The Sumerian Inanna was first worshiped at Uruk (Erech in the Bible, Unug in Sumerian) in the earliest period of Mesopotamian history. In incantations, hymns, myths, epics, votive inscriptions, and historical annals, Inanna/Ishtar was celebrated and invoked as the force of life. But there were two aspects to this goddess of life. The goddess of fertility and sexuality could also destroy the fields and make the earth's creatures infertile. She was invoked as a goddess of war, battles, and the chase, particularly among the warlike Assyrians. Before the battle Ishtar would appear to the Assyrian army, clad in battle array and armed with bow and arrow. (She was probably the precursor to the Greek Athena.)

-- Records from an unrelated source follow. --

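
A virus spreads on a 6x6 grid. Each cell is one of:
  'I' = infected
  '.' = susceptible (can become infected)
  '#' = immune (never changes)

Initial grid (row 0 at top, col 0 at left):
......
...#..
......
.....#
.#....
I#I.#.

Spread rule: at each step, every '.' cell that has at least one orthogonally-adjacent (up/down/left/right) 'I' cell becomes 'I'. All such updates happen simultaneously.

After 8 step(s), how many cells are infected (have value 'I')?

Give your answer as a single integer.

Answer: 31

Derivation:
Step 0 (initial): 2 infected
Step 1: +3 new -> 5 infected
Step 2: +3 new -> 8 infected
Step 3: +5 new -> 13 infected
Step 4: +6 new -> 19 infected
Step 5: +5 new -> 24 infected
Step 6: +4 new -> 28 infected
Step 7: +2 new -> 30 infected
Step 8: +1 new -> 31 infected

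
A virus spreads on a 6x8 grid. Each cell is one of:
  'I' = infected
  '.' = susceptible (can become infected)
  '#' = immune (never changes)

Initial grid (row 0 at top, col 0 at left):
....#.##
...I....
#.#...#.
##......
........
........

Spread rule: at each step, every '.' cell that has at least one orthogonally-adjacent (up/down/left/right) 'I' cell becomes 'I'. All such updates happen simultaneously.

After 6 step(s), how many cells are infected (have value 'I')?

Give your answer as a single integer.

Answer: 36

Derivation:
Step 0 (initial): 1 infected
Step 1: +4 new -> 5 infected
Step 2: +5 new -> 10 infected
Step 3: +9 new -> 19 infected
Step 4: +6 new -> 25 infected
Step 5: +6 new -> 31 infected
Step 6: +5 new -> 36 infected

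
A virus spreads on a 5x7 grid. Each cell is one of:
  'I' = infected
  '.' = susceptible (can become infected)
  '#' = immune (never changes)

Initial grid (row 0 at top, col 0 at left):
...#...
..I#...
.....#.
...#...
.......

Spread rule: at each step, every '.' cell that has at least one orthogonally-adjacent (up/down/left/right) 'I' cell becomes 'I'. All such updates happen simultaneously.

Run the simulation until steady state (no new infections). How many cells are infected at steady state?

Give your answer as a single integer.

Step 0 (initial): 1 infected
Step 1: +3 new -> 4 infected
Step 2: +5 new -> 9 infected
Step 3: +5 new -> 14 infected
Step 4: +5 new -> 19 infected
Step 5: +5 new -> 24 infected
Step 6: +4 new -> 28 infected
Step 7: +3 new -> 31 infected
Step 8: +0 new -> 31 infected

Answer: 31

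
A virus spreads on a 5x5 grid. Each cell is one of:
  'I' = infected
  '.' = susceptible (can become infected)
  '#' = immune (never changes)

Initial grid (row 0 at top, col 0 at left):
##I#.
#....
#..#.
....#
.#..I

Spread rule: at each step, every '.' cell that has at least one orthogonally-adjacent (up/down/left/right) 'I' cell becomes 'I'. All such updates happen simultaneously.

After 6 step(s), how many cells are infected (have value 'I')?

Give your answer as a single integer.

Answer: 17

Derivation:
Step 0 (initial): 2 infected
Step 1: +2 new -> 4 infected
Step 2: +5 new -> 9 infected
Step 3: +3 new -> 12 infected
Step 4: +3 new -> 15 infected
Step 5: +1 new -> 16 infected
Step 6: +1 new -> 17 infected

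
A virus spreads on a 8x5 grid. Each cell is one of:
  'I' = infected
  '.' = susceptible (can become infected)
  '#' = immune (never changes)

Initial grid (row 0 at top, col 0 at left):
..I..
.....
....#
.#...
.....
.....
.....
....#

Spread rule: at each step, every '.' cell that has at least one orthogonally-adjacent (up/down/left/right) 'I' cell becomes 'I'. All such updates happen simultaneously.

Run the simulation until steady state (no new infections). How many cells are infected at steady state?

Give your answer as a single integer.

Step 0 (initial): 1 infected
Step 1: +3 new -> 4 infected
Step 2: +5 new -> 9 infected
Step 3: +5 new -> 14 infected
Step 4: +3 new -> 17 infected
Step 5: +5 new -> 22 infected
Step 6: +5 new -> 27 infected
Step 7: +5 new -> 32 infected
Step 8: +4 new -> 36 infected
Step 9: +1 new -> 37 infected
Step 10: +0 new -> 37 infected

Answer: 37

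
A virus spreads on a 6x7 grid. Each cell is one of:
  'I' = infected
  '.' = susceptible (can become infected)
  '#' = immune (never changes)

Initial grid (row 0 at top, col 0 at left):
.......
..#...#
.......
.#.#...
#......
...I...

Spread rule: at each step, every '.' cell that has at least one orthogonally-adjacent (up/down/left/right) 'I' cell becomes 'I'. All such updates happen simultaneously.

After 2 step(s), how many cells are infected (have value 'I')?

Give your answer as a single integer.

Step 0 (initial): 1 infected
Step 1: +3 new -> 4 infected
Step 2: +4 new -> 8 infected

Answer: 8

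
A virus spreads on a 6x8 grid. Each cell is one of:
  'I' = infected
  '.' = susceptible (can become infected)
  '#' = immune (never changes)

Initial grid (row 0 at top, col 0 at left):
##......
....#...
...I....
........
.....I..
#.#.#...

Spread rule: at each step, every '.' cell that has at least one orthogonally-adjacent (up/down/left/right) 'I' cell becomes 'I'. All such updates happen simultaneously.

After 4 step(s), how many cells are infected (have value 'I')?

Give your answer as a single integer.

Answer: 37

Derivation:
Step 0 (initial): 2 infected
Step 1: +8 new -> 10 infected
Step 2: +10 new -> 20 infected
Step 3: +11 new -> 31 infected
Step 4: +6 new -> 37 infected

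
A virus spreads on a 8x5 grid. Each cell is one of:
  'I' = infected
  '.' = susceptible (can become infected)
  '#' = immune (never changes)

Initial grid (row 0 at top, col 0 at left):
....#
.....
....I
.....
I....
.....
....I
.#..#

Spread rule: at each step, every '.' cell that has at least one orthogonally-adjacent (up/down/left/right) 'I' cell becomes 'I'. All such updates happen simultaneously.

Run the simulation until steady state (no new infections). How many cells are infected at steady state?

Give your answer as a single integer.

Answer: 37

Derivation:
Step 0 (initial): 3 infected
Step 1: +8 new -> 11 infected
Step 2: +12 new -> 23 infected
Step 3: +10 new -> 33 infected
Step 4: +3 new -> 36 infected
Step 5: +1 new -> 37 infected
Step 6: +0 new -> 37 infected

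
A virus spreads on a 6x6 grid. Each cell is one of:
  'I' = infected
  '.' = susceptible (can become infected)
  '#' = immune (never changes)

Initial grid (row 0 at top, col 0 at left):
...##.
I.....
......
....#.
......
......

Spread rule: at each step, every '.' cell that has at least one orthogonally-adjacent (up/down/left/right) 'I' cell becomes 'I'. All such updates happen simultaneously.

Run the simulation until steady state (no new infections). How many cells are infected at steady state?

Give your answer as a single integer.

Answer: 33

Derivation:
Step 0 (initial): 1 infected
Step 1: +3 new -> 4 infected
Step 2: +4 new -> 8 infected
Step 3: +5 new -> 13 infected
Step 4: +5 new -> 18 infected
Step 5: +5 new -> 23 infected
Step 6: +4 new -> 27 infected
Step 7: +3 new -> 30 infected
Step 8: +2 new -> 32 infected
Step 9: +1 new -> 33 infected
Step 10: +0 new -> 33 infected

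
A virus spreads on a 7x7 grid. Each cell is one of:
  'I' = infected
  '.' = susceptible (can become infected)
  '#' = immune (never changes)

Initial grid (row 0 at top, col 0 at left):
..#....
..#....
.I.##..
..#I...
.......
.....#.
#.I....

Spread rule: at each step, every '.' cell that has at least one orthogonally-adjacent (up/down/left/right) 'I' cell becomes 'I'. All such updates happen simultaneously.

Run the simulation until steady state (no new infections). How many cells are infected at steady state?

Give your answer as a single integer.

Step 0 (initial): 3 infected
Step 1: +9 new -> 12 infected
Step 2: +10 new -> 22 infected
Step 3: +8 new -> 30 infected
Step 4: +4 new -> 34 infected
Step 5: +4 new -> 38 infected
Step 6: +3 new -> 41 infected
Step 7: +1 new -> 42 infected
Step 8: +0 new -> 42 infected

Answer: 42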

One of the most striking Sumerian myths describes Inanna passing through seven gates of hell into the underworld. At each gate some of her clothing and her ornaments are removed until at the last gate she is entirely naked. The queen of the underworld kills her and hangs her corpse on a hook on the wall. When Inanna returns from the underworld by intercession of the clever god, her father Enki, according to the rules she must find someone to take her place. On her way home she encounters her friends prostrated with grief at her loss, but in Kulaba, her cult city, she finds her lover Dumuzid Tammuz seated in splendour on a throne, so she has him seized and dragged below. Later, missing him, she arranges for his sister to substitute for him during six months of the year. (This is probably the origin of the Greek story of Persephone which renders the females in the story helpless and transfers Inanna's power to the god of the underworld.)
In all the great centres Inanna and then Ishtar had her temples: E-anna, "house of An," in Uruk; E-makh, "great house," in Babylon; E-mash-mash, "house of offerings," in Nineveh. Inanna was the guardian of prostitutes, and probably had priestess-prostitutes to serve her. She was served by priests as well as by priestesses. The (later) votaries of Ishtar were virgins who, as long as they remained in her service, were not permitted to marry.
On monuments and seal-cylinders Inanna/Ishtar appears frequently with bow and arrow, though also simply clad in long robes with a crown on her head and an eight-rayed star as her symbol. This star, joined with the crescent moon, became a symbol of the Ottoman Empire and later of Islam. Statuettes have been found in large numbers representing her as naked with her arms folded across her breast or holding a child.
Together with the moon god Nanna or Suen (Sin in Akkadian), and the sun god Utu (Shamash in Akkadian), Inanna/Ishtar is the third figure in a triad deifying and personalizing the moon, the sun, and the earth: Moon (wisdom), Sun (justice) and Earth (life force). This triad overlies another: An, heaven; Enlil, earth; and Enki (Ea in Akkadian), the watery deep.
Ishtar is also an omnipresent figure in the epic of Gilgamesh.